I bought it the day it was released, but found that I was unable to feed it to my playstation because the BD+ DRM was too new for my ripper to support. The solution of course was to find the appropriate torrent and download the unprotected MKV file. Ahh 1080p on the 53" is nice. My laptop doesn't have the muscle to decode and scale down 1080p on the fly at that bitrate (the mkv is 19gb) so I transcoded it down to a more reasonable 720p so I can watch it on my computer when I feel like it.
See what's wrong with all this, all you hollywood people? The only reason I am having anywhere near the experience I want with your product is because the pirates are delivering me a better product than you are. Figure it out. I just happen to be one of the people that supports you despite your insulting business methods. You have very little right to complain about the other % of us that just cut you completely out of the picture.
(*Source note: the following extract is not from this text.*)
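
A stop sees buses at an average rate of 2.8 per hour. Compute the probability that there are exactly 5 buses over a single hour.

0.0872

With mean μ = 2.8 per hour,
P(N = 5) = e^(−μ) μ^5/5! = e^(−2.8) · 2.8^5/120 ≈ 0.0872.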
Interestingly enough, I haven't even bothered to put the bluray in the PS3, so I don't even know if it will play properly. It was only out of its case long enough to rip (43gb?) to hard drive in a vane attempt to transcode. Nice touch including the DVD, and the coupon for a discount on a bluray player, interesting angle to get people to get a bluray player.
I work for the Department of Redundancy Department.
This deal's getting worse all the time.
he problem with calling it "doublespeak" is that it's true.
No, it is false. DRM doesn't stop pirating, and they know this. If anything, DRM *causes* more piracy than it prevents.
1. DRM doesn't stop people from making bit for bit copies of the disks and selling them.
2. DRM has never prevented any movie from being released to bittorrent.
3. DRM on movies or games seldom slows down the release of pirated versions by more than one hour, or one day.
4. DRM *does* force legitimate buyers to sometimes seek an unencumbered version, to use it the way they want to use it.
5. DRM is about control, not piracy.
6. Profit! If you live in zone 1, you can't buy and use DVDs in less expensive zones. They use DRM to make more money by controlling when and where you buy the copy.
In this case, the only way the people who bought Avatar on DVD and Bluray can watch it, is to download a copy, effectively making them pirates because the manufacturer sold them a defective copy, since it won't play on all players.
Tequila: It's not just for breakfast anymore!
With the cost of ink, it would cost less to just buy a car.